Project descriptions

US company specializing in patent prosecution

We develop a system for our client specializing in patent prosecution in the United States. The system allows the users to analyze large datasets of decisions relating to patents and to retrieve useful information from them. The project requires multiple custom modules used for specific purposes – for example, Machine Learning and Natural Language Processing are used to extract necessary information from the texts of the decisions, and a special managing module is used to download and process new documents on a regular basis. The web application has numerous search filters, email notifications and other functionalities allowing the users to see and monitor the results of the document processing.

US company providing medical information - system analyzing data about doctors

We created a system searching the Internet for documents about a particular type of doctors. Because of the complexity of the system and the amount of data to be processed, there were several challenges. One of these challenges was that the system is searching for information in documents coming from various datasources. Another challenge required using Machine Learning models (SVM model and TFIDF model) to determine whether a document is relevant or whether it is connected with a completely different topic. Furthermore, the doctors needed to be identified in the articles (the articles include names of people who are not doctors), and Named-Entity Recognition was applied for this purpose. The combination of technologies used for creating the system resulted in a product overcoming the issues described above.
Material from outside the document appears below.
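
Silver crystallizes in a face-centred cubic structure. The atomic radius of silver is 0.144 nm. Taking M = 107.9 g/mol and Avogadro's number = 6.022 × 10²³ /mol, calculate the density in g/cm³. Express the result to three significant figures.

10.6 g/cm³

In an FCC lattice, atoms touch along the face diagonal, so √2·a = 4r, giving a = 0.4073 nm = 4.073 × 10^-8 cm.
With Z = 4, ρ = Z·M/(N_A·a³) = 4 × 107.9 / (6.022 × 10²³ × 6.757 × 10^-23) = 10.61 g/cm³.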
US company providing medical information - system analyzing scientific article

We developed a system processing scientific articles from numerous datasources for our client from the medical industry. We designed the architecture of the system and implemented the entire pipeline – components for fetching data, processing it, storing it and presenting it in a web application. Because the client wanted to have as many articles as possible in different language versions, we needed to implement normalization process – data coming from various APIs was in different formats, and these formats needed to be unified in our system. Another challenge, related to the number of various datasources and APIs studied, was that there are duplicated documents among different websites. To overcome this we created a complex deduplication process. Another issue is related with the KPIs displayed in the web application – when processing the documents, we used Machine Learning models to generate these KPIs. The system includes a web application which can be used to search the data and narrow down the results of processing by multiple filters and the above mentioned KPIs.

US company specializing in Big Data analytics

We cooperate with a company based in the USA specializing in Big Data analytics. We are responsible for the entire ETL pipeline. We use various datasources (social media, Funnel, Salesforce), therefore the process of downloading the data from each datasource needs to be different – the data is downloaded from APIs or loaded from files, and we use event data processing. The ETL pipeline includes custom processes, for example aggregating data and computing metrics. We designed the entire backend (ETL pipeline is a part of the backend) without using already existing engines because of the complexity of the requirements of the clients. The project deals with Big Data – gigabytes of data are processed every day.